12. Bölüm: Dikenli Rüzgâr

84 5 0
                                    

12. Dikenli Rüzgâr

Hayatım iki koca dağ arasında uzanan, tahtaları kırık, ipleri gevşek, asma bir köprüde yürümek gibiydi. Aşağısında hayal kırıklıklarımın nehri çağıldıyordu. Kaybetme korkusu, her adımımda bütün bedenimi esir alsa da karşıya geçmek için cesaretim vardı. Fakat bazen devam edecek hevesi kendimde bulamıyordum. Bir adım daha atmaya mecalim kalmıyordu.

Köprünün ortasında durup, beni kurtarın diye bağırsam, biri sesimi duyar mıydı?

Akşam vakti sanat merkezinden çıktım. Trafikte beklerken, başımı vosvosun buğulu camına yasladım. Mutsuzluğum yüzümden okunuyordu. O karlı günden sonra Poyraz ile görüşmemiştik. Tam sekiz gündür, konuşmaya cesaret edemediğim yüzünü görmemiştim. Sonsuza kadar böyle süremezdi, elbet bir yerde karşılaşacaktık. Bir daha eskisi gibi sarılabilir miydim ona?

Belki de en sevdiğim dostumu kendi ellerimle kaybetmiştim.

Kaybettiğim biri daha vardı. Bir daha bulamayacağımı, hiçbir sokağın sonunda karşılaşmayacağımızı bildiğim biri. Kokusu ezberimde, sesini artık duyamayacağım biri. Gidişinden nefret ettiğim, hiç gelmeyişine alıştığım biri. Sevdiğim biri, beni bir yalana inandırıp kayıplara karışmıştı.
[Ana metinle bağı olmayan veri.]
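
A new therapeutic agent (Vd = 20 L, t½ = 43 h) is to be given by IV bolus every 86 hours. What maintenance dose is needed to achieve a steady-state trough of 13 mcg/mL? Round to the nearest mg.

780 mg

τ/t½ = 86/43 ≈ 2, so f = (1/2)^(86/43) ≈ 0.250000.
Cmin,ss = (D/Vd)·f/(1−f), so D = Cmin,ss·Vd·(1−f)/f.
D = 13 × 20 × (1−f)/f ≈ 13 × 20 × 3.00000 ≈ 780.00 mg.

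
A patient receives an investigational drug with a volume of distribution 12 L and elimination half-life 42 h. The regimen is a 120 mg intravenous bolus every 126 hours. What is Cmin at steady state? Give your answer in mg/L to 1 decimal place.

1.4 mg/L

The dosing interval is 3 half-lives, so f = 2^(−3) = 0.125.
Accumulation ratio R = 1/(1 − f) = 1/0.875 = 8/7.
Single-dose peak C₀ = D/Vd = 120/12 = 10 mg/L.
Steady-state peak Cmax,ss = C₀·R = 10 × 8/7 ≈ 11.429 mg/L.
Steady-state trough Cmin,ss = Cmax,ss·f ≈ 11.429 × 0.125 ≈ 1.429 mg/L.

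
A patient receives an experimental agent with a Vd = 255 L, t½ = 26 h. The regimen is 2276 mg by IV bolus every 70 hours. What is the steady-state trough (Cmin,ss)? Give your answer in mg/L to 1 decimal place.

τ/t½ = 70/26 ≈ 2.6923, so fraction remaining f = (1/2)^(70/26) ≈ 0.1547.
Accumulation ratio R = 1/(1 − f) ≈ 1/0.8453 ≈ 1.1830.
Single-dose peak C₀ = D/Vd = 2276/255 ≈ 8.925 mg/L.
Cmax,ss = C₀/(1 − f) ≈ 8.925/0.8453 ≈ 10.558 mg/L.
Steady-state trough Cmin,ss = Cmax,ss·f ≈ 10.558 × 0.1547 ≈ 1.633 mg/L.

1.6 mg/L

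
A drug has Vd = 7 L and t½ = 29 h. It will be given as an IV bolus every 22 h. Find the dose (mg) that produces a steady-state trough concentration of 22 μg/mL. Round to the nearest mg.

τ/t½ = 22/29 ≈ 0.75862, so f = (1/2)^(22/29) ≈ 0.591061.
Cmin,ss = (D/Vd)·f/(1−f), so D = Cmin,ss·Vd·(1−f)/f.
D = 22 × 7 × (1−f)/f ≈ 22 × 7 × 0.69187 ≈ 106.55 mg.

107 mg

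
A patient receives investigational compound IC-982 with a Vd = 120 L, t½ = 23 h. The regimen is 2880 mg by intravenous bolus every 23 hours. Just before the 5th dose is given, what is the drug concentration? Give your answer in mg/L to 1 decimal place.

f = (1/2)^(τ/t½) = (1/2)^(23/23) ≈ 0.5000.
C₀ = D/Vd = 2880/120 ≈ 24.000 mg/L.
Before the 5th dose, 4 doses have been given. Superposition: Cmin = C₀·(f + f² + … + f^4).
≈ 24.000 × (0.5000 + 0.2500 + 0.1250 + 0.0625) ≈ 24.000 × 0.9375 ≈ 22.500 mg/L.

22.5 mg/L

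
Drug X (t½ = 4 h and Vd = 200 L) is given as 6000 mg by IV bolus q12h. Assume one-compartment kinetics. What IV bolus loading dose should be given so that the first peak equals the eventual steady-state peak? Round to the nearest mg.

f = (1/2)^(12/4) ≈ 0.125000; accumulation ratio R = 1/(1−f) ≈ 1.14286.
Loading dose to hit Cmax,ss on first dose: D_load = D_maint·R ≈ 6000 × 1.14286 ≈ 6857.16 mg.

6857 mg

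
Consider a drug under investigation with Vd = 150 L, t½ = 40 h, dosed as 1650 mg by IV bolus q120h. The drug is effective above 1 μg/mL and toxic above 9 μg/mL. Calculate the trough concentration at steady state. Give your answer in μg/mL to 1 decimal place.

1.6 μg/mL

The dosing interval is 3 half-lives, so f = 2^(−3) = 0.125.
Accumulation ratio R = 1/(1 − f) = 1/0.875 = 8/7.
Single-dose peak C₀ = D/Vd = 1650/150 = 11 μg/mL.
Steady-state peak Cmax,ss = C₀·R = 11 × 8/7 ≈ 12.571 μg/mL.
Steady-state trough Cmin,ss = Cmax,ss·f ≈ 12.571 × 0.125 ≈ 1.571 μg/mL.
Trough 1.6 μg/mL vs MEC 1 μg/mL: adequate.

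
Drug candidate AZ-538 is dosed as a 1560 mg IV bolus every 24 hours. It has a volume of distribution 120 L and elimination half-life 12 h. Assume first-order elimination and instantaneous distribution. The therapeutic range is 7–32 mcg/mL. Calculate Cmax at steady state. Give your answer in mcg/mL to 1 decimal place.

The dosing interval is 2 half-lives, so f = 2^(−2) = 0.25.
Accumulation ratio R = 1/(1 − f) = 1/0.75 = 4/3.
Single-dose peak C₀ = D/Vd = 1560/120 = 13 mcg/mL.
Steady-state peak Cmax,ss = C₀·R = 13 × 4/3 ≈ 17.333 mcg/mL.
Peak 17.3 mcg/mL vs MTC 32 mcg/mL: below toxic threshold.

17.3 mcg/mL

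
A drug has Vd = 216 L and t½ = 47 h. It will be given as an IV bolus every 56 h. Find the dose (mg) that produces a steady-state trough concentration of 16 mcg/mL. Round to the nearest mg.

4437 mg

τ/t½ = 56/47 ≈ 1.1915, so f = (1/2)^(56/47) ≈ 0.437851.
Cmin,ss = (D/Vd)·f/(1−f), so D = Cmin,ss·Vd·(1−f)/f.
D = 16 × 216 × (1−f)/f ≈ 16 × 216 × 1.28388 ≈ 4437.09 mg.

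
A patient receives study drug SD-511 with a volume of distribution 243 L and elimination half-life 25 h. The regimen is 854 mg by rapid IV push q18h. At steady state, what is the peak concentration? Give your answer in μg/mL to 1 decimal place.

8.9 μg/mL

Over one 18-h interval, 18/25 ≈ 0.72 half-lives elapse, leaving f ≈ 0.6071 of each dose.
At steady state, accumulation factor R = 1/(1 − e^(−kτ)) ≈ 2.5452.
Single-dose peak C₀ = D/Vd = 854/243 ≈ 3.514 μg/mL.
Cmax,ss = C₀/(1 − f) ≈ 3.514/0.3929 ≈ 8.944 μg/mL.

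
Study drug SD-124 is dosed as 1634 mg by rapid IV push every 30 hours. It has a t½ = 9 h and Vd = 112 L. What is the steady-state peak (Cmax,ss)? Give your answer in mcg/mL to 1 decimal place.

16.2 mcg/mL

Over one 30-h interval, 30/9 ≈ 3.3333 half-lives elapse, leaving f ≈ 0.0992 of each dose.
At steady state, accumulation factor R = 1/(1 − e^(−kτ)) ≈ 1.1101.
Each bolus raises the concentration by D/Vd = 1634/112 ≈ 14.589 mcg/mL.
Steady-state peak Cmax,ss = C₀·R ≈ 14.589 × 1.1101 ≈ 16.195 mcg/mL.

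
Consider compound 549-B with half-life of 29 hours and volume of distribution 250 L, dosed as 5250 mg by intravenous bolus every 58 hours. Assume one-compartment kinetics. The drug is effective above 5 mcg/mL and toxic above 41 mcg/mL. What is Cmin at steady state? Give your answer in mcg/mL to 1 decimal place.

7.0 mcg/mL

The dosing interval is 2 half-lives, so f = 2^(−2) = 0.25.
Accumulation ratio R = 1/(1 − f) = 1/0.75 = 4/3.
Single-dose peak C₀ = D/Vd = 5250/250 = 21 mcg/mL.
Steady-state peak Cmax,ss = C₀·R = 21 × 4/3 ≈ 28.000 mcg/mL.
Steady-state trough Cmin,ss = Cmax,ss·f ≈ 28.000 × 0.25 ≈ 7.000 mcg/mL.
Trough 7.0 mcg/mL vs MEC 5 mcg/mL: adequate.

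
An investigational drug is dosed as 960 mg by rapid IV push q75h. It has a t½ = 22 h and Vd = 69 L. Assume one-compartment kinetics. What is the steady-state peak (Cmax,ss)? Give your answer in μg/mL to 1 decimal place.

k = ln2/t½ = ln2/22 ≈ 0.031507 h⁻¹; fraction remaining f = e^(−kτ) = e^(−0.031507×75) ≈ 0.0941.
At steady state, accumulation factor R = 1/(1 − e^(−kτ)) ≈ 1.1039.
Single-dose peak C₀ = D/Vd = 960/69 ≈ 13.913 μg/mL.
Cmax,ss = C₀/(1 − f) ≈ 13.913/0.9059 ≈ 15.358 μg/mL.

15.4 μg/mL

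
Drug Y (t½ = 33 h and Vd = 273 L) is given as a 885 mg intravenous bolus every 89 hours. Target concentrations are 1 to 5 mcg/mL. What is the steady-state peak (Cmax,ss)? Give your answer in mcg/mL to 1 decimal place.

Over one 89-h interval, 89/33 ≈ 2.697 half-lives elapse, leaving f ≈ 0.1542 of each dose.
At steady state, accumulation factor R = 1/(1 − e^(−kτ)) ≈ 1.1823.
Each bolus raises the concentration by D/Vd = 885/273 ≈ 3.242 mcg/mL.
Steady-state peak Cmax,ss = C₀·R ≈ 3.242 × 1.1823 ≈ 3.833 mcg/mL.
Peak 3.8 mcg/mL vs MTC 5 mcg/mL: below toxic threshold.

3.8 mcg/mL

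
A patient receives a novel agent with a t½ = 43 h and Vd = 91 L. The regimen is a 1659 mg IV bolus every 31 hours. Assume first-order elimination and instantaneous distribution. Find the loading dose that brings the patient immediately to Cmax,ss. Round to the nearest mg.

4218 mg

f = (1/2)^(31/43) ≈ 0.606706; accumulation ratio R = 1/(1−f) ≈ 2.54263.
Loading dose to hit Cmax,ss on first dose: D_load = D_maint·R ≈ 1659 × 2.54263 ≈ 4218.22 mg.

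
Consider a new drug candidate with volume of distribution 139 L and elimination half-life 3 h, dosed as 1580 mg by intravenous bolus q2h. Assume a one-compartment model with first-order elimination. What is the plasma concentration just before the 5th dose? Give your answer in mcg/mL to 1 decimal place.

f = (1/2)^(τ/t½) = (1/2)^(2/3) ≈ 0.6300.
C₀ = D/Vd = 1580/139 ≈ 11.367 mcg/mL.
Before the 5th dose, 4 doses have been given. Superposition: Cmin = C₀·(f + f² + … + f^4).
≈ 11.367 × (0.6300 + 0.3969 + 0.2500 + 0.1575) ≈ 11.367 × 1.4344 ≈ 16.305 mcg/mL.

16.3 mcg/mL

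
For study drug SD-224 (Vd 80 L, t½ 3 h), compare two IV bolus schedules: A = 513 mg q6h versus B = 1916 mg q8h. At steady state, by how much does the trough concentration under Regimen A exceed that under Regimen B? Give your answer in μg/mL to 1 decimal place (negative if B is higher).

-2.3 μg/mL

Regimen A: f = (1/2)^(6/3) ≈ 0.2500; Cmin,ss = (513/80)·f/(1−f) ≈ 2.137 μg/mL.
Regimen B: f = (1/2)^(8/3) ≈ 0.1575; Cmin,ss = (1916/80)·f/(1−f) ≈ 4.477 μg/mL.
Difference ≈ 2.137 − 4.477 ≈ -2.340 μg/mL.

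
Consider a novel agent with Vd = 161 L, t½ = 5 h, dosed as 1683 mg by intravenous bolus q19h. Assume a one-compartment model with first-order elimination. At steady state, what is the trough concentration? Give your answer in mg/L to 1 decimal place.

0.8 mg/L

Over one 19-h interval, 19/5 ≈ 3.8 half-lives elapse, leaving f ≈ 0.0718 of each dose.
At steady state, accumulation factor R = 1/(1 − e^(−kτ)) ≈ 1.0774.
Each bolus raises the concentration by D/Vd = 1683/161 ≈ 10.453 mg/L.
Cmax,ss = C₀/(1 − f) ≈ 10.453/0.9282 ≈ 11.262 mg/L.
One interval later, Cmin,ss = Cmax,ss·e^(−kτ) ≈ 11.262 × 0.0718 ≈ 0.809 mg/L.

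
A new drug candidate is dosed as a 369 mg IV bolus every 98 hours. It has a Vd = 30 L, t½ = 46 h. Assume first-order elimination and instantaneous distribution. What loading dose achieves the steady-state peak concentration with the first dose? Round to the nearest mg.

f = (1/2)^(98/46) ≈ 0.228389; accumulation ratio R = 1/(1−f) ≈ 1.29599.
Loading dose to hit Cmax,ss on first dose: D_load = D_maint·R ≈ 369 × 1.29599 ≈ 478.22 mg.

478 mg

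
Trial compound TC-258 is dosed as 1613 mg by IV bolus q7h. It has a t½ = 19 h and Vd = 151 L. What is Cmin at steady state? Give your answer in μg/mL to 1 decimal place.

τ/t½ = 7/19 ≈ 0.36842, so fraction remaining f = (1/2)^(7/19) ≈ 0.7746.
At steady state, accumulation factor R = 1/(1 − e^(−kτ)) ≈ 4.4366.
Single-dose peak C₀ = D/Vd = 1613/151 ≈ 10.682 μg/mL.
Steady-state peak Cmax,ss = C₀·R ≈ 10.682 × 4.4366 ≈ 47.392 μg/mL.
One interval later, Cmin,ss = Cmax,ss·e^(−kτ) ≈ 47.392 × 0.7746 ≈ 36.710 μg/mL.

36.7 μg/mL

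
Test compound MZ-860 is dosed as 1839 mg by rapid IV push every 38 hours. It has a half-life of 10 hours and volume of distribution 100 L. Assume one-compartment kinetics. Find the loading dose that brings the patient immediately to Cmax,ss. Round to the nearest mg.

f = (1/2)^(38/10) ≈ 0.071794; accumulation ratio R = 1/(1−f) ≈ 1.07735.
Loading dose to hit Cmax,ss on first dose: D_load = D_maint·R ≈ 1839 × 1.07735 ≈ 1981.25 mg.

1981 mg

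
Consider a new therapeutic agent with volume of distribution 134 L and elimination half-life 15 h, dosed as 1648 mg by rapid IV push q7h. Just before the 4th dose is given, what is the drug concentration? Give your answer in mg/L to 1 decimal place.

20.0 mg/L

f = (1/2)^(τ/t½) = (1/2)^(7/15) ≈ 0.7236.
C₀ = D/Vd = 1648/134 ≈ 12.299 mg/L.
Before the 4th dose, 3 doses have been given. Superposition: Cmin = C₀·(f + f² + … + f^3).
≈ 12.299 × (0.7236 + 0.5236 + 0.3789) ≈ 12.299 × 1.6261 ≈ 19.999 mg/L.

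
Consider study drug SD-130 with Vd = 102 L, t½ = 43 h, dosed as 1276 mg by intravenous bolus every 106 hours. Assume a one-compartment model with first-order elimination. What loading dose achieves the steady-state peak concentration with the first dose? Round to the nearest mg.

1558 mg

f = (1/2)^(106/43) ≈ 0.181103; accumulation ratio R = 1/(1−f) ≈ 1.22115.
Loading dose to hit Cmax,ss on first dose: D_load = D_maint·R ≈ 1276 × 1.22115 ≈ 1558.19 mg.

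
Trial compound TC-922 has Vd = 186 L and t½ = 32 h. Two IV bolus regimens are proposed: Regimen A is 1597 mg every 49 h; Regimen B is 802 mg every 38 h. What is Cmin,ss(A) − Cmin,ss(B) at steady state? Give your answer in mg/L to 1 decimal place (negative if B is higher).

1.2 mg/L

Regimen A: f = (1/2)^(49/32) ≈ 0.3460; Cmin,ss = (1597/186)·f/(1−f) ≈ 4.542 mg/L.
Regimen B: f = (1/2)^(38/32) ≈ 0.4391; Cmin,ss = (802/186)·f/(1−f) ≈ 3.376 mg/L.
Difference ≈ 4.542 − 3.376 ≈ 1.166 mg/L.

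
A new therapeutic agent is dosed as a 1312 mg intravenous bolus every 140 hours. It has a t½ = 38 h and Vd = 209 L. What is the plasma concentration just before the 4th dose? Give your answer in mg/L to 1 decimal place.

f = (1/2)^(τ/t½) = (1/2)^(140/38) ≈ 0.0778.
C₀ = D/Vd = 1312/209 ≈ 6.278 mg/L.
Before the 4th dose, 3 doses have been given. Superposition: Cmin = C₀·(f + f² + … + f^3).
≈ 6.278 × (0.0778 + 0.0061 + 0.0005) ≈ 6.278 × 0.0844 ≈ 0.530 mg/L.

0.5 mg/L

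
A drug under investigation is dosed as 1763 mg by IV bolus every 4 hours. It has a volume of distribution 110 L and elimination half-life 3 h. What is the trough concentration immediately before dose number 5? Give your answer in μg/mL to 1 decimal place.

f = (1/2)^(τ/t½) = (1/2)^(4/3) ≈ 0.3969.
C₀ = D/Vd = 1763/110 ≈ 16.027 μg/mL.
Before the 5th dose, 4 doses have been given. Superposition: Cmin = C₀·(f + f² + … + f^4).
≈ 16.027 × (0.3969 + 0.1575 + 0.0625 + 0.0248) ≈ 16.027 × 0.6417 ≈ 10.285 μg/mL.

10.3 μg/mL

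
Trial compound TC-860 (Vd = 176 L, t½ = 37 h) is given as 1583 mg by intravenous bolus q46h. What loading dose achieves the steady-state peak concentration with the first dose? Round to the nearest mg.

2741 mg

f = (1/2)^(46/37) ≈ 0.422422; accumulation ratio R = 1/(1−f) ≈ 1.73137.
Loading dose to hit Cmax,ss on first dose: D_load = D_maint·R ≈ 1583 × 1.73137 ≈ 2740.76 mg.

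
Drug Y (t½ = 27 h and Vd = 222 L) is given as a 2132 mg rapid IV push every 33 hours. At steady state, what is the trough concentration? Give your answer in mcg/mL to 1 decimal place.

7.2 mcg/mL

k = ln2/t½ = ln2/27 ≈ 0.025672 h⁻¹; fraction remaining f = e^(−kτ) = e^(−0.025672×33) ≈ 0.4286.
Each bolus raises the concentration by D/Vd = 2132/222 ≈ 9.604 mcg/mL.
Steady-state trough Cmin,ss = C₀·f/(1−f) ≈ 9.604 × 0.4286/0.5714 ≈ 7.204 mcg/mL.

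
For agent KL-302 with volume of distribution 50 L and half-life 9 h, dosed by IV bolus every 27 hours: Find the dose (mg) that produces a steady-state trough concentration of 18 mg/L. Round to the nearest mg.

τ/t½ = 27/9 ≈ 3, so f = (1/2)^(27/9) ≈ 0.125000.
Cmin,ss = (D/Vd)·f/(1−f), so D = Cmin,ss·Vd·(1−f)/f.
D = 18 × 50 × (1−f)/f ≈ 18 × 50 × 7.00000 ≈ 6300.00 mg.

6300 mg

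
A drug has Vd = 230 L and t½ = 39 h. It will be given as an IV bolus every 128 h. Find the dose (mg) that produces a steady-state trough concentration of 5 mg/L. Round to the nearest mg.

10036 mg

τ/t½ = 128/39 ≈ 3.2821, so f = (1/2)^(128/39) ≈ 0.102803.
Cmin,ss = (D/Vd)·f/(1−f), so D = Cmin,ss·Vd·(1−f)/f.
D = 5 × 230 × (1−f)/f ≈ 5 × 230 × 8.72734 ≈ 10036.44 mg.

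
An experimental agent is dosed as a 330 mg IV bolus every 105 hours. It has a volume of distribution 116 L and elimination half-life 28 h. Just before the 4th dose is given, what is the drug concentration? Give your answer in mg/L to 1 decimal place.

0.2 mg/L

f = (1/2)^(τ/t½) = (1/2)^(105/28) ≈ 0.0743.
C₀ = D/Vd = 330/116 ≈ 2.845 mg/L.
Before the 4th dose, 3 doses have been given. Superposition: Cmin = C₀·(f + f² + … + f^3).
≈ 2.845 × (0.0743 + 0.0055 + 0.0004) ≈ 2.845 × 0.0802 ≈ 0.228 mg/L.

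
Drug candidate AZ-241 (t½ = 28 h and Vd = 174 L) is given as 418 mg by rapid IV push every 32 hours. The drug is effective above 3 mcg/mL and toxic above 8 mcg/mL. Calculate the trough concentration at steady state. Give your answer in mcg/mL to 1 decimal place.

k = ln2/t½ = ln2/28 ≈ 0.024755 h⁻¹; fraction remaining f = e^(−kτ) = e^(−0.024755×32) ≈ 0.4529.
Accumulation ratio R = 1/(1 − f) ≈ 1/0.5471 ≈ 1.8278.
Each bolus raises the concentration by D/Vd = 418/174 ≈ 2.402 mcg/mL.
Steady-state peak Cmax,ss = C₀·R ≈ 2.402 × 1.8278 ≈ 4.390 mcg/mL.
Steady-state trough Cmin,ss = Cmax,ss·f ≈ 4.390 × 0.4529 ≈ 1.988 mcg/mL.
Trough 2.0 mcg/mL vs MEC 3 mcg/mL: subtherapeutic.

2.0 mcg/mL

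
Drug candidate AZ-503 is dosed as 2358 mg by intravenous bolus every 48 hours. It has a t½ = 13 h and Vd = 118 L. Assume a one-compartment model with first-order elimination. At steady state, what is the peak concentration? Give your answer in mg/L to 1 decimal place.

k = ln2/t½ = ln2/13 ≈ 0.053319 h⁻¹; fraction remaining f = e^(−kτ) = e^(−0.053319×48) ≈ 0.0774.
Accumulation ratio R = 1/(1 − f) ≈ 1/0.9226 ≈ 1.0839.
Each bolus raises the concentration by D/Vd = 2358/118 ≈ 19.983 mg/L.
Steady-state peak Cmax,ss = C₀·R ≈ 19.983 × 1.0839 ≈ 21.660 mg/L.

21.7 mg/L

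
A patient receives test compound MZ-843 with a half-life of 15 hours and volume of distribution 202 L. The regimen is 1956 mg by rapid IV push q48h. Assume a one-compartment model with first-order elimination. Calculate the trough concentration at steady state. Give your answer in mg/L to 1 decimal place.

k = ln2/t½ = ln2/15 ≈ 0.046210 h⁻¹; fraction remaining f = e^(−kτ) = e^(−0.046210×48) ≈ 0.1088.
Each bolus raises the concentration by D/Vd = 1956/202 ≈ 9.683 mg/L.
Steady-state trough Cmin,ss = C₀·f/(1−f) ≈ 9.683 × 0.1088/0.8912 ≈ 1.182 mg/L.

1.2 mg/L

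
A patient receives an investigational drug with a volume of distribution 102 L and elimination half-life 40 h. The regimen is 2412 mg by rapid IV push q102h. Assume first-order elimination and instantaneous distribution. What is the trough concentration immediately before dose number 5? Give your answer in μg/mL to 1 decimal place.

4.9 μg/mL

f = (1/2)^(τ/t½) = (1/2)^(102/40) ≈ 0.1708.
C₀ = D/Vd = 2412/102 ≈ 23.647 μg/mL.
Before the 5th dose, 4 doses have been given. Superposition: Cmin = C₀·(f + f² + … + f^4).
≈ 23.647 × (0.1708 + 0.0292 + 0.0050 + 0.0009) ≈ 23.647 × 0.2059 ≈ 4.869 μg/mL.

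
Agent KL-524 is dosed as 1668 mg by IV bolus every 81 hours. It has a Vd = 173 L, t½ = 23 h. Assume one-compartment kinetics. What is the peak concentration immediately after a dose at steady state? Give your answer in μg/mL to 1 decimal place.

10.6 μg/mL

k = ln2/t½ = ln2/23 ≈ 0.030137 h⁻¹; fraction remaining f = e^(−kτ) = e^(−0.030137×81) ≈ 0.0871.
Accumulation ratio R = 1/(1 − f) ≈ 1/0.9129 ≈ 1.0954.
Each bolus raises the concentration by D/Vd = 1668/173 ≈ 9.642 μg/mL.
Cmax,ss = C₀/(1 − f) ≈ 9.642/0.9129 ≈ 10.562 μg/mL.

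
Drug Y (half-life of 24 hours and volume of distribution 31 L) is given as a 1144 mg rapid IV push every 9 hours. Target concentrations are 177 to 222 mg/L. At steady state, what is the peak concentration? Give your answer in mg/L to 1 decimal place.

161.2 mg/L

τ/t½ = 9/24 ≈ 0.375, so fraction remaining f = (1/2)^(9/24) ≈ 0.7711.
At steady state, accumulation factor R = 1/(1 − e^(−kτ)) ≈ 4.3687.
Single-dose peak C₀ = D/Vd = 1144/31 ≈ 36.903 mg/L.
Steady-state peak Cmax,ss = C₀·R ≈ 36.903 × 4.3687 ≈ 161.218 mg/L.
Peak 161.2 mg/L vs MTC 222 mg/L: below toxic threshold.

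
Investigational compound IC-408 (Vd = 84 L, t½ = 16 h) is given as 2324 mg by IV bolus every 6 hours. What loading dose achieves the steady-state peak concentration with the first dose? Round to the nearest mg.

10153 mg

f = (1/2)^(6/16) ≈ 0.771105; accumulation ratio R = 1/(1−f) ≈ 4.36882.
Loading dose to hit Cmax,ss on first dose: D_load = D_maint·R ≈ 2324 × 4.36882 ≈ 10153.14 mg.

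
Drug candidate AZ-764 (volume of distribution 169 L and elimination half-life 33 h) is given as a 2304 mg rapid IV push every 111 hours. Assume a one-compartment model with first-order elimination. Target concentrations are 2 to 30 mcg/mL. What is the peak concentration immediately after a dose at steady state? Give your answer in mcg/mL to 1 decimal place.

15.1 mcg/mL

k = ln2/t½ = ln2/33 ≈ 0.021004 h⁻¹; fraction remaining f = e^(−kτ) = e^(−0.021004×111) ≈ 0.0972.
At steady state, accumulation factor R = 1/(1 − e^(−kτ)) ≈ 1.1077.
Each bolus raises the concentration by D/Vd = 2304/169 ≈ 13.633 mcg/mL.
Steady-state peak Cmax,ss = C₀·R ≈ 13.633 × 1.1077 ≈ 15.101 mcg/mL.
Peak 15.1 mcg/mL vs MTC 30 mcg/mL: below toxic threshold.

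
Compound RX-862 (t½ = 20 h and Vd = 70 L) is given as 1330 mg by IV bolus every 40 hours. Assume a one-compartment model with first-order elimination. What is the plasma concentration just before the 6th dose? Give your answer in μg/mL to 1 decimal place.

f = (1/2)^(τ/t½) = (1/2)^(40/20) ≈ 0.2500.
C₀ = D/Vd = 1330/70 ≈ 19.000 μg/mL.
Before the 6th dose, 5 doses have been given. Superposition: Cmin = C₀·(f + f² + … + f^5).
≈ 19.000 × (0.2500 + 0.0625 + 0.0156 + 0.0039 + 0.0010) ≈ 19.000 × 0.3330 ≈ 6.327 μg/mL.

6.3 μg/mL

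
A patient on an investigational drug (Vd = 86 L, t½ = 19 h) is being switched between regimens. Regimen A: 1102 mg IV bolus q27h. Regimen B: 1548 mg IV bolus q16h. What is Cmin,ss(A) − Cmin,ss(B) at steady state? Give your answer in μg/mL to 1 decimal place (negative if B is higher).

Regimen A: f = (1/2)^(27/19) ≈ 0.3734; Cmin,ss = (1102/86)·f/(1−f) ≈ 7.636 μg/mL.
Regimen B: f = (1/2)^(16/19) ≈ 0.5578; Cmin,ss = (1548/86)·f/(1−f) ≈ 22.706 μg/mL.
Difference ≈ 7.636 − 22.706 ≈ -15.070 μg/mL.

-15.1 μg/mL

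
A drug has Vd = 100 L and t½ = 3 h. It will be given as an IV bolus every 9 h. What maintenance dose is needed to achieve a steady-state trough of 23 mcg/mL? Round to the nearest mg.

16100 mg

τ/t½ = 9/3 ≈ 3, so f = (1/2)^(9/3) ≈ 0.125000.
Cmin,ss = (D/Vd)·f/(1−f), so D = Cmin,ss·Vd·(1−f)/f.
D = 23 × 100 × (1−f)/f ≈ 23 × 100 × 7.00000 ≈ 16100.00 mg.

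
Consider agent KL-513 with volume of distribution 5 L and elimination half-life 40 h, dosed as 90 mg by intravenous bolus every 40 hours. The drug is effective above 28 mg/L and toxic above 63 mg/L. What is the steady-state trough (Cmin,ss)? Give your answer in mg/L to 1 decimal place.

18.0 mg/L

τ = 40 h = 1 half-life, so f = (1/2)^1 = 0.5.
Accumulation ratio R = 1/(1 − f) = 1/0.5 = 2/1.
Single-dose peak C₀ = D/Vd = 90/5 = 18 mg/L.
Steady-state peak Cmax,ss = C₀·R = 18 × 2/1 ≈ 36.000 mg/L.
Steady-state trough Cmin,ss = Cmax,ss·f ≈ 36.000 × 0.5 ≈ 18.000 mg/L.
Trough 18.0 mg/L vs MEC 28 mg/L: subtherapeutic.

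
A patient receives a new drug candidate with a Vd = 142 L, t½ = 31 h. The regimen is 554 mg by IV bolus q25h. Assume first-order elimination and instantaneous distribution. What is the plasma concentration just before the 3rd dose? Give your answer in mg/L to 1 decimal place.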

Eve döndüğümde, Sunay teyzenin şen kahkahaları salonumuzda yankılanıyordu. Artık daha sık geliyordu bize. Zaten buraya taşınacaktı, benim açımdan alıştırma oluyordu. Yarın günlerden pazardı ve nikahları kıyılacaktı. Hiçbir akrabasını davet etmediği için klasik gelin alma adetlerine uymayacaklardı. Bizim evden nikah salonuna gidecektik.

Nikah sabahı, üstüme kolları tülle kaplanmış, mürdüm rengi mini bir elbise giydim. Düz fön çektiğim uzun saçlarımı açık bıraktım. Kahve tonlarında bir ruj sürüp, inci küpelerimi taktım kulağıma. Zarif topuklu ayakkabılarımla merdivenlerden aşağı kata indim.

Sunay teyze beyazlar içindeki sade elbisesi ve başına yan taktığı tüllü şapkasıyla portmantonun aynasından kendine bakıyordu. "Çok şıksınız gelin hanım," diye iltifat ettim.

"Ah, teşekkür ederim Nehirciğim," dedi Sunay teyze. "O senin güzelliğin, su gibisin yine."

"İkiniz de birbirinizden güzelsiniz," dedi babam. Siyah takım elbisesi, lacivert kravatıyla uyumluydu. "Çıkalım mı artık?"

Vosvosun önünü kocaman bir çiçek buketiyle süslemiş, aynalarına renkli tüller taktırmıştım. Sunay teyze ve babam gelin arabalarını görünce çok mutlu oldular. Nikah salonuna vardığımızda, törenin başlamasına yarım saat vardı. Birkaç akrabamız, babamın en samimi arkadaşları eşleriyle birlikte gelmişlerdi. Babam ve Sunay teyze el ele tutuşarak sahnenin ortasındaki nikah masasına geçti. Biz de Hande ile en öndeki koltuklara oturduk.

"Poyraz neden hâlâ gelmedi?" diye sordu Hande.

Derin bir iç çektim. "Bilmiyorum."

"Buradayım," dedi birden, yanımdaki koltuğa oturan tanıdık bir ses. "Biraz trafik vardı ama yetiştim."

Şaşkınlıkla Poyraz'a doğru döndüm. "Gelmeyeceksin sanmıştım."

Poyraz'ın ifadesiz yüzü karşısındaki sahneye odaklanmıştı. Bana bakmıyor, gülümsemiyordu. "Tolga amcayı bu mutlu gününde yalnız bırakamazdım."

Nikah memuru içeri girdiğinde, salondaki herkes sustu. Memur mikrofonu eline alıp, kısa bir konuşma yaptıktan sonra, "Siz Sunay Demir, iyi günde, kötü günde, hastalıkta ve sağlıkta Tolga Aytek'i eşiniz olarak kabul ediyor musunuz?" diye sordu.